Another unusual death brings C.I. Armand Gamache of the Surete du Quebec and his team back to the idyllic village of Three Pines. Could the victim really have been scared to death while attending a seance? As Gamache and his team interview the witnesses and suspects, the joy de vivre of the community is over-shadowed by the looming presence of the old Hadley house on the hill, drawing inspiration, I think, from the Bates house in Psycho!
While Gamache leads his team in their investigation, there are enemies in the Police force who will stop at nothing to destroy him. He suspects that a member of his team is a traitor, feeding information back to his enemies in the Surete. But who can it be?
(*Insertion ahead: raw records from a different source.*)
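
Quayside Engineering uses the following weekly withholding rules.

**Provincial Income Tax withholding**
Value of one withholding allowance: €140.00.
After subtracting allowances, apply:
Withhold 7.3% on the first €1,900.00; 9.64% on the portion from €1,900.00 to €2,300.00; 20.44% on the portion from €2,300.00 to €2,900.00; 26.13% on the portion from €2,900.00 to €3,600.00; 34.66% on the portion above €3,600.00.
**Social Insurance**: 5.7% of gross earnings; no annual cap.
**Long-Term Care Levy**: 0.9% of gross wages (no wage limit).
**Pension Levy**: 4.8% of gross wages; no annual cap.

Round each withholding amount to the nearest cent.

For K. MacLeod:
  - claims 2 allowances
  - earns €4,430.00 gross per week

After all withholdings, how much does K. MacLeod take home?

Provincial Income Tax: taxable = €4,430.00 − 2×€140.00 = €4,150.00
  €482.81 + 34.66% × (€4,150.00 − €3,600.00) = €482.81 + 34.66% × €550.00 = €673.44
Social Insurance: 5.7% × €4,430.00 = €252.51
Long-Term Care Levy: 0.9% × €4,430.00 = €39.87
Pension Levy: 4.8% × €4,430.00 = €212.64
Total withheld: €673.44 + €252.51 + €39.87 + €212.64 = €1,178.46
Net pay: €4,430.00 − €1,178.46 = €3,251.54

€3,251.54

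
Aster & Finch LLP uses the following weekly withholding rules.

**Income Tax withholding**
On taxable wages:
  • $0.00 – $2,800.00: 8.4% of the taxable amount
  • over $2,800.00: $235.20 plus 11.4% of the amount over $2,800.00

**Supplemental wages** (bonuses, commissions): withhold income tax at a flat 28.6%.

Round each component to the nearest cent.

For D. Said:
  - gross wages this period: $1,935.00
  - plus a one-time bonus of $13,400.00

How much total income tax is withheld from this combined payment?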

My book club’s theme this month was ‘Food in Crime novels’. The Three Pines books simply ooze food: I counted over ten detailed descriptions of the the food and beverages enjoyed by the characters in this instalment! My favourite was on page 201:
Gamache’s coq au vin filled the table with a rich, earthy aroma and an unexpected hint of maple. Delicate young beans and glazed baby carrots sat in their own white serving dish. A massive charbroiled steak smothered in panfried onions was placed in front of Beauvoir. A mound of frites sat in his serving dish. Beauvoir could have died happily right there and then, but he’d have missed the creme brûlée for dessert.
I have fallen a little in love with Armand Gamache, who believes that kindness is a strength, and that the answers to the mystery ‘lay in flesh and blood. And so often not even in things corporeal, but in something that couldn’t be held and contained and touched. The answers to his questions lay in the murky past and in the emotions hidden there’.